Mais si c'est un juste retour d'amour qu'il soit accompli.»

et dans la ville, des dames que j'aurais aimé être moi

et dans le livre, Gaston Miron :

«Je demande pardon aux poètes que j'ai pillés

poètes de tous pays, de toutes époques,

je n'avais pas d'autres mots, d'autres écritures

que les vôtres, mais d'une façon, frères,

c'était un bien grand hommage à vous

car aujourd'hui, ici, entre nous, il y a

d'un homme à l'autre des mots qui sont

le propre fil conducteur de l'homme,

merci.»

à eux, et à vous les quelques qui lirez peut-être, merci à ce temps passé à copier qui a gommé carcasse, un peu.

Et, comme en sortant mes ordures le tas de publicités à notre porte était fort gros, l'ai pris dans mes bras et l'ai porté jusqu'au container – la lumière qui se couchait sur les remparts était d'une douceur infiniment belle, et un oiseau, sur une voute, m'a saluée.

11 commentaires:

Jeanne a dit…

"et dans la ville.. et dans le livre.." me suis Paumée en poésie, ai retrouvée pourquoi lire alors.. pour poser nos regards sur nos vies, pour vous accompagner dans vos déambulations urbaines - pour enchanter ma nuit qui peut alors se laisser à être rêveuse..
merci madame.

chri a dit…

Oui de l'apaisement à la venue des ténèbres du sommeil... Grâce à vous le noir nous est doux.

micheline a dit…

quelle activité! mais n'ai pas trouvé de quoi jeter

Michel Benoit a dit…

Toute l'ambiance journalière de l'intramuros parsemée de poésie dont une chute (une envolée, plutôt !) lyrique !
Un plaisir.

florence Noël a dit…

la poésie vous va si bien, et votre récit est un écrin qui ravive l'éclat des joyaux trouvés...

De qui est ce magnifique texte "poèmes physiques de la vision du 5ème feu" ???

Brigetoun a dit…

anonyme je pense, c'est avec le "chant du peyotl"

JEA a dit…

site des "amis de Milosz" :
- http://www.amisdemilosz.org/

Fardoise a dit…

Quelle chance, les oiseaux te saluent, moi ce sont les chats, et on sait qu'ils ne font pas bon ménage.

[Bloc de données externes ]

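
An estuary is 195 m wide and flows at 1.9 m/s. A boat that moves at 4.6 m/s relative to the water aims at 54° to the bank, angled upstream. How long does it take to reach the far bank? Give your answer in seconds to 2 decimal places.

The component of the boat's velocity perpendicular to the bank is 4.6 × sin 54° = 3.721 m/s.
The flow acts along the bank and has no component across it.
Time = 195 / 3.721 = 52.399 s.

52.40 s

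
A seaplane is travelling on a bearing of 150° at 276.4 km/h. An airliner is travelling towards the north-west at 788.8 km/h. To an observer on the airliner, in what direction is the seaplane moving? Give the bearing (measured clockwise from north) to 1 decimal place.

Taking east as x and north as y: seaplane velocity = (138.200, -239.369) km/h; airliner velocity = (-557.766, 557.766) km/h.
Velocity of seaplane relative to airliner = (138.200, -239.369) − (-557.766, 557.766) = (695.966, -797.135) km/h.
Bearing = atan2(695.97, -797.14) = 138.88° clockwise from north.

138.9°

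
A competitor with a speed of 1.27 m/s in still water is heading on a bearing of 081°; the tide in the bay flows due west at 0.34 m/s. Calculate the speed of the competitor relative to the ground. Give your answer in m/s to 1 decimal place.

Taking east as x and north as y: velocity relative to the water = (1.254, 0.199) m/s; the water relative to ground = (-0.340, 0.000) m/s.
Velocity relative to ground = (1.254, 0.199) + (-0.340, 0.000) = (0.914, 0.199) m/s.
Speed = |(0.914, 0.199)| = 0.936 m/s.

0.9 m/s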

A parcourir ta ville j'ai un peu l'impression que ce n'est pas la mienne, le regard est si différent.

Lautreje a dit…

vos photos, tableaux, portraits, instants de vie... me touchent beaucoup.

D. Hasselmann a dit…

Vous êtes devenue (mais vous l'étiez peut-être déjà) une spécialiste de la mosaïque photographique.

Tout s'emboîte alors parfaitement : le texte se faufile parmi les interstices invisibles.

joye a dit…

Le monde est beau, oui, même quand il pleure, quand il boude, ou quand il me fait des menaces, le monde est beau.